Caring for the Irish Wolfhound
When caring for an Irish Wolfhound, the first thing to consider is taking care of their hair. You should brush his hair at least twice a week to avoid tangles and keep his coat clean. Baths should be limited and should only be done when necessary.
As a large breed of dog, these dogs understandably need a lot of exercise. In fact, you need at least an hour of high intensity exercise daily. This can include running, jogging, or taking long walks. They will also need time to play in order to be cognitively challenged and mentally stimulated. As large dogs, they will also need a spacious home. These dogs are not recommended for apartments. A house with a large backyard or even a farm is an ideal home for these large dogs.

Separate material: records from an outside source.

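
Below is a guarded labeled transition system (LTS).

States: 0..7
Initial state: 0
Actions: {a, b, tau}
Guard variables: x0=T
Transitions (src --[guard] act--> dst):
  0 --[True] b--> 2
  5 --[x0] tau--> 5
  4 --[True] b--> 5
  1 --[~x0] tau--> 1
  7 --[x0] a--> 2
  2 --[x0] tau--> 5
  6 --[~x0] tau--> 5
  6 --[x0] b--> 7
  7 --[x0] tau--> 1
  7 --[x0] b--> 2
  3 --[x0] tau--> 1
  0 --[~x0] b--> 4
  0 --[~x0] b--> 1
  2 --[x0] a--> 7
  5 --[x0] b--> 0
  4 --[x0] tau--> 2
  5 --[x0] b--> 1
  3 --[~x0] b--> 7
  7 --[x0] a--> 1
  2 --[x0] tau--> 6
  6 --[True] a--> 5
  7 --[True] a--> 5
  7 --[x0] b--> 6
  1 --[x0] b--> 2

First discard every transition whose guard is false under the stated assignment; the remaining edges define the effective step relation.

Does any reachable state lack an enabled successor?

Reach set: {0,1,2,5,6,7}
  0: b→2  [deg 1]
  1: b→2  [deg 1]
  2: a→7  tau→5  tau→6  [deg 3]
  5: b→0  b→1  tau→5  [deg 3]
  6: a→5  b→7  [deg 2]
  7: a→1  a→2  a→5  b→2  b→6  tau→1  [deg 6]

Answer: DEADLOCK-FREE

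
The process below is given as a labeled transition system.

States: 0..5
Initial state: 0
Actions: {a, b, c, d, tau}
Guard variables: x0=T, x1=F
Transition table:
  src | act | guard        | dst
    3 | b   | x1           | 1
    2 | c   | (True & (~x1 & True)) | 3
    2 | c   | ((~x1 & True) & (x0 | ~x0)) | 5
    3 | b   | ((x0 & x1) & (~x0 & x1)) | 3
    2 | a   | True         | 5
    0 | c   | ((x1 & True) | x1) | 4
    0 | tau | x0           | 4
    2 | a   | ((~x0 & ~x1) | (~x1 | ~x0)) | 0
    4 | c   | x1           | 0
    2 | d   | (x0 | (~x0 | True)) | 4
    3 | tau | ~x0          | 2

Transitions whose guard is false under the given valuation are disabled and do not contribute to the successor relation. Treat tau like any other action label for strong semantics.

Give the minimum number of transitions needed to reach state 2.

Answer: UNREACHABLE

Working:
Breadth-first toward 2:
  depth 0: {0}
  depth 1: {4}
2 never appears.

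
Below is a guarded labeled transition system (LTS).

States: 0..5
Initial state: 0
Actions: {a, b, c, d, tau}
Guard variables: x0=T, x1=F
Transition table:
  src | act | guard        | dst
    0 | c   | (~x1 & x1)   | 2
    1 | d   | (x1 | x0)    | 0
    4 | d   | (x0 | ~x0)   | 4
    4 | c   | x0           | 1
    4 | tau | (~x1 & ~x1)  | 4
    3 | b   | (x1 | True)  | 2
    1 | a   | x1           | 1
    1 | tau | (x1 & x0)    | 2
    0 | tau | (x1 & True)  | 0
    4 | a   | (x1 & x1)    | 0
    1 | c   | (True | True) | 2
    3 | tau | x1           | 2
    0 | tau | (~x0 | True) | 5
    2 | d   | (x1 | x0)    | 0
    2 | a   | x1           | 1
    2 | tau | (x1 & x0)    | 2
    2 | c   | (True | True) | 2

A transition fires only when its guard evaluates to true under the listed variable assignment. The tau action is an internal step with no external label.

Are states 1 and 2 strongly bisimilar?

Bisimulation quotient by refinement:
  π0 = {{0,1,2,3,4,5}}
  π1 = {{0},{1,2},{3},{4},{5}}
5 equivalence class(es) (converged in 2)
[1]={1,2}  [2]={1,2}

Answer: BISIMILAR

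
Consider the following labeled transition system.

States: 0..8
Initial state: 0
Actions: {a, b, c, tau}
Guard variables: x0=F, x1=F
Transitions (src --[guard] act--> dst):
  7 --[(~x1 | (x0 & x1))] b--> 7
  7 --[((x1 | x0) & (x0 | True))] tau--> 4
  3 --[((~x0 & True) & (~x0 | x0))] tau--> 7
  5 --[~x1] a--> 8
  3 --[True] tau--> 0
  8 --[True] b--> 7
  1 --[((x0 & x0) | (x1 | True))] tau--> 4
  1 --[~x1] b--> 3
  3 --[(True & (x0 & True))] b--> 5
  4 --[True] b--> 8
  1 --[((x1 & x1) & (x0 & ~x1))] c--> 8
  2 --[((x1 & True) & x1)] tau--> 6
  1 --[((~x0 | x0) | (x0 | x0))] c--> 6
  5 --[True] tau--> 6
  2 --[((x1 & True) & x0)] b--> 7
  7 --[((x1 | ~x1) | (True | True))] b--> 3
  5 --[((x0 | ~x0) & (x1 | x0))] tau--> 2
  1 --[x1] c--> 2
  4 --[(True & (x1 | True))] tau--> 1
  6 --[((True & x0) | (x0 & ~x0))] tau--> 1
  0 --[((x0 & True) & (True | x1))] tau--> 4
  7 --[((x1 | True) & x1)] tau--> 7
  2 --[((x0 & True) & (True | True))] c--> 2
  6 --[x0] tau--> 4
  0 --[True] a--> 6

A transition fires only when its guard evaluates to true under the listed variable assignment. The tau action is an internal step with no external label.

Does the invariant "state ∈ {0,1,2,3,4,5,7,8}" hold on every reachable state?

Answer: INVARIANT VIOLATED at state 6

Working:
Inv-set: {0,1,2,3,4,5,7,8}
R = {0,6}
  0: ok
  6: outside
reach 6 via a — violates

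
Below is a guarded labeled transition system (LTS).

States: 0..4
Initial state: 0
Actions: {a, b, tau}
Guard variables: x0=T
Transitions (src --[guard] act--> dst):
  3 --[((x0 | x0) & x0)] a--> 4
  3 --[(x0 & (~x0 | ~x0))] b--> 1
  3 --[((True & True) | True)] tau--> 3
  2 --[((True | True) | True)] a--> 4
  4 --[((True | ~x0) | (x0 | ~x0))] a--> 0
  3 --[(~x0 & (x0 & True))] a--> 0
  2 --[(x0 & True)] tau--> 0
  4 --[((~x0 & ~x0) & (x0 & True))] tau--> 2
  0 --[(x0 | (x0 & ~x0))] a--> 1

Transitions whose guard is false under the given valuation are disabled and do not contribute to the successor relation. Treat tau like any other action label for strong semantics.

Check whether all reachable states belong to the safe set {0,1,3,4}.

Allowed set {0,1,3,4}
Reachable = {0,1}
  0: ok
  1: ok

Answer: INVARIANT HOLDS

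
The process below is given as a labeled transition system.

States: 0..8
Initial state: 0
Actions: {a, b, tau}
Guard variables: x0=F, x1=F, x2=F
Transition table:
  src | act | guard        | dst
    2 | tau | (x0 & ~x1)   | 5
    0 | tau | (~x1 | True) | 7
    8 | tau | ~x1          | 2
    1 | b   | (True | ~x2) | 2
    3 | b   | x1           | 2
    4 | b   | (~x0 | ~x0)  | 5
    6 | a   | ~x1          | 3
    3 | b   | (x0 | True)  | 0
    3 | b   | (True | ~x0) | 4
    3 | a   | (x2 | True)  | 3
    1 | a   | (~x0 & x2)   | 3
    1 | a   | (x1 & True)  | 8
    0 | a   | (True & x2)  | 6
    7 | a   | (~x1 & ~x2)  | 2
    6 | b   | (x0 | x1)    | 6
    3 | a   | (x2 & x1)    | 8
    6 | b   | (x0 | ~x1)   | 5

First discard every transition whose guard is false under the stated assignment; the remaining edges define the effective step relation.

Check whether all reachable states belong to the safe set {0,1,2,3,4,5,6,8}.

Answer: INVARIANT VIOLATED at state 7

Trace:
Allowed set {0,1,2,3,4,5,6,8}
Reach set: {0,2,7}
  0: ✓
  2: ✓
  7: VIOLATES
reach 7 via tau — violates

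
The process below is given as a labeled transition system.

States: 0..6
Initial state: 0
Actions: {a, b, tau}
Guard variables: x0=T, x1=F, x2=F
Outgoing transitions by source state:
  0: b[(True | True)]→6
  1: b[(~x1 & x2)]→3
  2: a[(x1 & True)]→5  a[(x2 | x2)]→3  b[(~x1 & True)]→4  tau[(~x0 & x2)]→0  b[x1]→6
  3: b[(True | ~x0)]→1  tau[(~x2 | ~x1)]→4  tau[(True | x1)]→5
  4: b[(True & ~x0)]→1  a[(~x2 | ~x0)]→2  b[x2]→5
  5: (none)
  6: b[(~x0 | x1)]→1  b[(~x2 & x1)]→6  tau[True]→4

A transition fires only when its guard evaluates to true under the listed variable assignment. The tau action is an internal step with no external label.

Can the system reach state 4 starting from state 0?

Answer: REACHABLE

Working:
After dropping false guards: 7 live edges.
depth 0: {0}
depth 1: {6}  total {0,6}
depth 2: {4}  total {0,4,6}
depth 3: {2}  total {0,2,4,6}
Reachable = {0,2,4,6}
Path to 4: b·tau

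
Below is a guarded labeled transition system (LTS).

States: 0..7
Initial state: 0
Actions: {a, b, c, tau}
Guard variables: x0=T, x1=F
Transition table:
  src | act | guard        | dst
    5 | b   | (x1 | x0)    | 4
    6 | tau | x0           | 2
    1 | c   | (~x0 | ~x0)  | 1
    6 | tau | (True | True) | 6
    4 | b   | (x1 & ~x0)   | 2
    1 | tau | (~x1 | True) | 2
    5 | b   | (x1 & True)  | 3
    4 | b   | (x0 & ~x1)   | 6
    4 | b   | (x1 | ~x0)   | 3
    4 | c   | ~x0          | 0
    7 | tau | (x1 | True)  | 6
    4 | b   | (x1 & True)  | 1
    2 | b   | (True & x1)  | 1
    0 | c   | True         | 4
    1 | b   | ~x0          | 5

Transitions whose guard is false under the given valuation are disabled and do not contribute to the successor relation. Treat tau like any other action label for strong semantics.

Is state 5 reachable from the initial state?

Guard filter leaves 7 enabled edge(s).
L0 = {0}
L1 = {4}  now seen {0,4}
L2 = {6}  now seen {0,4,6}
L3 = {2}  now seen {0,2,4,6}
Reachable = {0,2,4,6}

Answer: UNREACHABLE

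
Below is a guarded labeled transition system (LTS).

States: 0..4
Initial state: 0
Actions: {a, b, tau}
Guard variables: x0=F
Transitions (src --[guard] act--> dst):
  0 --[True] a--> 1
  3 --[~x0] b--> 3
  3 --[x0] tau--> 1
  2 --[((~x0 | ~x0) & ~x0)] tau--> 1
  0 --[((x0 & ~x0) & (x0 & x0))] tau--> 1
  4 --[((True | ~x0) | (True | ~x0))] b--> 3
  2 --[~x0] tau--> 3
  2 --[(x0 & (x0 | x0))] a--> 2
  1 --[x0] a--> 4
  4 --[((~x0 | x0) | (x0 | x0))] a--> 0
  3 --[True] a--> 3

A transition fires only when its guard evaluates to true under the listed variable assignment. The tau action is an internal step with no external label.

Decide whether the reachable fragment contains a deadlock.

R = {0,1}
  0: a→1  [deg 1]
  1: ∅  [deadlock]
trace reaching 1: a

Answer: DEADLOCK at state 1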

When it comes to diet, they will need a high-quality, nutritious canine diet to boost their activities and keep them in good health.
Irish Wolfhound training
Like any other dog, Irish Wolfhounds will need to be properly trained from an early age. Educate them to learn to relieve themselves like all puppies: first on pads at home. Once they have all the proper vaccinations and are ready to go out for their first walks, it’s time to properly socialize them and let them relieve themselves outside. This will help them to have a balanced temperament when they are adults.
You can then start training your Irish Wolfhound by teaching him basic commands that will keep him calm in the future in certain situations. We also recommend that you do it through positive reinforcement. This will ensure that his training sessions help you bond with your dog and ensure that he does not develop any behavior problems when he is an adult.
The health of the Irish Wolfhound
Unfortunately, the Irish Wolfhound is one of the breeds with certain health problems. As with other giant breeds, they are prone to hip dysplasia, bone cancer, hypersensitivity to anesthesia or medications, heart problems, and liver problems. That is why they have a short life expectancy.
However, one of the most relevant dangers when talking about the Irish Wolfhound is the dreaded stomach twist. To avoid this disease, do not allow your dog to be physically active immediately after eating. Make sure they rest and digest the food first. You should also recognize symptoms as early as possible, these include lethargy, a distended abdomen, vomiting, and restlessness. If you see that your dog experiences these symptoms or any other abnormal behavior, you should take him to the vet as soon as possible so that he can be properly diagnosed and treated.
Lastly, be sure to keep your dog up to date with his vaccination schedule, deworming, electronic chip, and regular check-ups with his vet. If you follow these tips, your dog will have a happier and healthier life!